The main fields are:
- File: the Lahman CSV file name.
- Size: the CSV file size.
- Rows: the number of rows loaded during profiling.
- Columns: the number of columns loaded during profiling.
- pandas avg: average read time using
pandas.read_csv(path). - PyArrow avg: average read time using
pandas.read_csv(path, engine="pyarrow"). - Speedup: pandas default average time divided by PyArrow average time.
- Winner: the faster method for that file.
A speedup above 1.00x means PyArrow was faster. A speedup below 1.00x means pandas default was faster.
Methodology
Each CSV file was read 100 times with each reader after two warmup runs.
The benchmark records CSV read time only. It does not include joins, group-by operations, chart rendering, downstream calculations, or writing new files.
The operating system can cache files between repeated reads, so these results should be read as local benchmark results for this environment, not as universal constants. In the future, I am going to explore other operating systems and different setups with this and other datasets so I can add more to the PyArrow versus NumPy subject.
What this test does not prove
This test does not prove that PyArrow is always faster.
In this run, PyArrow won most of the Lahman files and won the full workload clearly. But pandas default still won several very small CSV files. That matters because parser startup overhead can be more important than throughput when a file is tiny. This test also does not prove that CSV is the best format for repeated analysis. The later CSV versus Parquet test looks at that question directly.
It also (and most importantly) gives me the opportunity to make a comma separated joke. Come for the data and stay for the hilarity?
Accessibility notes
This report is built around text, summary cards, and tables. The table is the primary source of the report data.
The table can be searched, filtered, and sorted. The result count updates after filtering. The data is presented with normal headings, captions, and table headers so screen reader users can move through the report without depending on charts, color, or mouse-only interaction.

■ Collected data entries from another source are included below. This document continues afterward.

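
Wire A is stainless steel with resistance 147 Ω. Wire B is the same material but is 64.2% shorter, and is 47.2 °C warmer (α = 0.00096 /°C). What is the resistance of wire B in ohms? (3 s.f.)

R ∝ ρL/d² with ρ ∝ (1+αΔT), so R_B/R_A = (1 − 64.2/100) × (1 + 0.00096×47.2)
= 0.358 × 1.045 = 0.3742
R_B = 0.3742 × 147 = 55.0 Ω

55.0 Ω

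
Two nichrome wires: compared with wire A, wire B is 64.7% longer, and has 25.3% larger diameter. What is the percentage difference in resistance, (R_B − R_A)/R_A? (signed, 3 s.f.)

4.90%

R ∝ L/d², so R_B/R_A = (1 + 64.7/100) × (1 + 25.3/100)⁻²
= 1.647 × 0.6369 = 1.049
(R_B − R_A)/R_A = 1.049 − 1 = 4.90%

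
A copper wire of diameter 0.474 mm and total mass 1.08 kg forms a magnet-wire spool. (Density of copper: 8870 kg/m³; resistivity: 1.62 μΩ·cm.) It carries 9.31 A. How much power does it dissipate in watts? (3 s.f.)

ρ = 1.62 μΩ·cm = 1.62×10^-8 Ω·m
A = π(d/2)² = π(2.3700e-04 m)² = 1.7646e-07 m²
L = m/(density·A) = 1.08/(8870×1.7646e-07) = 690 m
R = ρL/A = (1.62×10^-8)(690)/(1.7646e-07) = 63.35 Ω
P = I²R = (9.31)² × 63.35 = 5490 W

5490 W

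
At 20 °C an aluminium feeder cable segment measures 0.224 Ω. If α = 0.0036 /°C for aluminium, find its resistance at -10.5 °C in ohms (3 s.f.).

ΔT = -10.5 − 20 = -30.5 °C
R = R₀(1 + αΔT) = 0.224 × (1 + 0.0036×-30.5) = 0.224 × 0.8902 = 0.199 Ω

0.199 Ω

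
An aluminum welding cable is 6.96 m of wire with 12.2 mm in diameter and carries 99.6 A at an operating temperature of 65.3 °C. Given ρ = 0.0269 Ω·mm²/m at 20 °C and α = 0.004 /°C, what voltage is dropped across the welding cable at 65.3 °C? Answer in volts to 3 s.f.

0.188 V

ρ = 0.0269 Ω·mm²/m = 2.69×10^-8 Ω·m
A = π(d/2)² = π(6.1000e-03 m)² = 1.169e-04 m²
R₍20₎ = ρL/A = (2.69×10^-8)(6.96)/(1.169e-04) = 0.001602 Ω
R₍65.3₎ = R₍20₎(1 + αΔT) = 0.001602 × (1 + 0.004×45.3) = 0.001892 Ω
V = IR = 99.6 × 0.001892 = 0.188 V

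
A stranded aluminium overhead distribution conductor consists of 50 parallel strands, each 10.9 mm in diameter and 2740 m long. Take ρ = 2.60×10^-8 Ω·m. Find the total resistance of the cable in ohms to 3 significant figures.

0.0153 Ω

A_strand = π(5.4500e-03 m)² = 9.331e-05 m²
R_strand = ρL/A = (2.60×10^-8)(2740)/(9.331e-05) = 0.7635 Ω
R_total = R_strand/N = 0.7635/50 = 0.0153 Ω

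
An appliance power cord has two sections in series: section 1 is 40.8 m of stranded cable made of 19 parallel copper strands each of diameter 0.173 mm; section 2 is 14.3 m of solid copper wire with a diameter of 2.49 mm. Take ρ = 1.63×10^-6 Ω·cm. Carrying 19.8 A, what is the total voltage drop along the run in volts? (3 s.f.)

ρ = 1.63×10^-6 Ω·cm = 1.63×10^-8 Ω·m
Section 1: A_strand = π(8.6500e-05)² = 2.351e-08 m²; R₁ = ρL/(N·A_s) = (1.63×10^-8)(40.8)/(19×2.351e-08) = 1.489 Ω
Section 2: A = π(d/2)² = π(1.2450e-03 m)² = 4.870e-06 m²
R₂ = (1.63×10^-8)(14.3)/(4.870e-06) = 0.04787 Ω
R = R₁ + R₂ = 1.537 Ω
V = IR = 19.8 × 1.537 = 30.4 V

30.4 V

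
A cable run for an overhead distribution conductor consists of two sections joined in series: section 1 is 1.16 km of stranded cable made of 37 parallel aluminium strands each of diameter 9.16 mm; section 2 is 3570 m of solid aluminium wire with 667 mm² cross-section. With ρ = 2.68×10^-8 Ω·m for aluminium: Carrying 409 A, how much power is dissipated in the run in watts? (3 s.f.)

Section 1: A_strand = π(4.5800e-03)² = 6.590e-05 m²; R₁ = ρL/(N·A_s) = (2.68×10^-8)(1160)/(37×6.590e-05) = 0.01275 Ω
Section 2: A = 667 mm² = 6.670e-04 m²
R₂ = (2.68×10^-8)(3570)/(6.670e-04) = 0.1434 Ω
R = R₁ + R₂ = 0.1562 Ω
P = I²R = (409)² × 0.1562 = 26100 W

26100 W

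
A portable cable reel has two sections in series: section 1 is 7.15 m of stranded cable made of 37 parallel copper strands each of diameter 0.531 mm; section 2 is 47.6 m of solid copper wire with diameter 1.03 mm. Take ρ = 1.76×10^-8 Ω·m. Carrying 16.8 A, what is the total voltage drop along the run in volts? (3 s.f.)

Section 1: A_strand = π(2.6550e-04)² = 2.215e-07 m²; R₁ = ρL/(N·A_s) = (1.76×10^-8)(7.15)/(37×2.215e-07) = 0.01536 Ω
Section 2: A = π(d/2)² = π(5.1500e-04 m)² = 8.332e-07 m²
R₂ = (1.76×10^-8)(47.6)/(8.332e-07) = 1.005 Ω
R = R₁ + R₂ = 1.021 Ω
V = IR = 16.8 × 1.021 = 17.1 V

17.1 V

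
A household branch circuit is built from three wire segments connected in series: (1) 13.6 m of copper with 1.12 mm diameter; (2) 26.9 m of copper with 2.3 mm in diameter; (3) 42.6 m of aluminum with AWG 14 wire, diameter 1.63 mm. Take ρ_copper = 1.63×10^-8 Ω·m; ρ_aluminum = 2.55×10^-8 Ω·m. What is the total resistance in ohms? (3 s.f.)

Seg 1: A = π(d/2)² = π(5.6000e-04 m)² = 9.852e-07 m²
R_1 = (1.63×10^-8)(13.6)/(9.852e-07) = 0.225 Ω
Seg 2: A = π(d/2)² = π(1.1500e-03 m)² = 4.155e-06 m²
R_2 = (1.63×10^-8)(26.9)/(4.155e-06) = 0.1055 Ω
Seg 3: A = π(1.63/2 mm)² = π(8.1500e-04 m)² = 2.087e-06 m²
R_3 = (2.55×10^-8)(42.6)/(2.087e-06) = 0.5206 Ω
R_total = R_1 + R_2 + R_3 = 0.851 Ω

0.851 Ω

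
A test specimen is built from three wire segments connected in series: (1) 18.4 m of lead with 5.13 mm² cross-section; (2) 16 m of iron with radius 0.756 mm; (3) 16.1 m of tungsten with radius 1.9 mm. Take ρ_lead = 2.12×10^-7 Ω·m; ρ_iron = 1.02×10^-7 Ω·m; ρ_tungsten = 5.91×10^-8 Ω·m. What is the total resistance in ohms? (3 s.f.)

1.75 Ω

Seg 1: A = 5.13 mm² = 5.130e-06 m²
R_1 = (2.12×10^-7)(18.4)/(5.130e-06) = 0.7604 Ω
Seg 2: A = πr² = π(7.5600e-04 m)² = 1.796e-06 m²
R_2 = (1.02×10^-7)(16)/(1.796e-06) = 0.9089 Ω
Seg 3: A = πr² = π(1.9000e-03 m)² = 1.134e-05 m²
R_3 = (5.91×10^-8)(16.1)/(1.134e-05) = 0.0839 Ω
R_total = R_1 + R_2 + R_3 = 1.75 Ω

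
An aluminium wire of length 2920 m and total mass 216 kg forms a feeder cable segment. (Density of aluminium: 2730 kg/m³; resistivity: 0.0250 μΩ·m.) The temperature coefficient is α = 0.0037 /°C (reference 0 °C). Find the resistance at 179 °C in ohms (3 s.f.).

4.48 Ω

ρ = 0.0250 μΩ·m = 2.50×10^-8 Ω·m
A = m/(density·L) = 216/(2730×2920) = 2.7096e-05 m²
R = ρL/A = (2.50×10^-8)(2920)/(2.7096e-05) = 2.694 Ω
R(179 °C) = 2.694 × (1 + 0.0037×179) = 4.48 Ω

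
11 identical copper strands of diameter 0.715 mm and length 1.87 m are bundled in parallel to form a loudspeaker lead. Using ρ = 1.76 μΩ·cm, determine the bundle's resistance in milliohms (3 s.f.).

7.45 mΩ

ρ = 1.76 μΩ·cm = 1.76×10^-8 Ω·m
A_strand = π(3.5750e-04 m)² = 4.015e-07 m²
R_strand = ρL/A = (1.76×10^-8)(1.87)/(4.015e-07) = 0.08197 Ω
R_total = R_strand/N = 0.08197/11 = 7.45 mΩ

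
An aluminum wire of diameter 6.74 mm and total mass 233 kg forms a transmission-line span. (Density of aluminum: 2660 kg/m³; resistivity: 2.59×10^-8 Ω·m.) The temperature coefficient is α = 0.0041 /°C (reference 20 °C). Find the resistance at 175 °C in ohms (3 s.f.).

2.91 Ω

A = π(d/2)² = π(3.3700e-03 m)² = 3.5679e-05 m²
L = m/(density·A) = 233/(2660×3.5679e-05) = 2455 m
R = ρL/A = (2.59×10^-8)(2455)/(3.5679e-05) = 1.782 Ω
R(175 °C) = 1.782 × (1 + 0.0041×155) = 2.91 Ω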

If something does not work properly, please contact me so I can fix it. Accessibility is important enough to me that I not only have an accessibility policy but am committed to keep learning about it so your feedback will only help me improve everything I do for everyone who uses it.
What did we learn?
PyArrow was faster for the full Lahman CSV workload, especially on larger and wider files.
But the file-by-file results matter. The smaller Lahman files show that pandas default can still be faster when the data is tiny enough that startup overhead matters more than bulk throughput. And so in this case (as in all software development) the real answer about PyArrow versus NumPy is a big old 'that depends'. PyArrow is strong for this particular workload, very very strong in fact. But the actual answer depends on the shape of your data and the work being done.
It's also important to note that while the percentages are high in some cases, the absolute number I am starting with is quite low. So neither PyArrow nor NumPy are irrationally slow and I'm really talking about differences of less than 10 milliseconds per file. So this is a case of benchmarking something where while there are pronounced differences, the absolute time differences are quite small.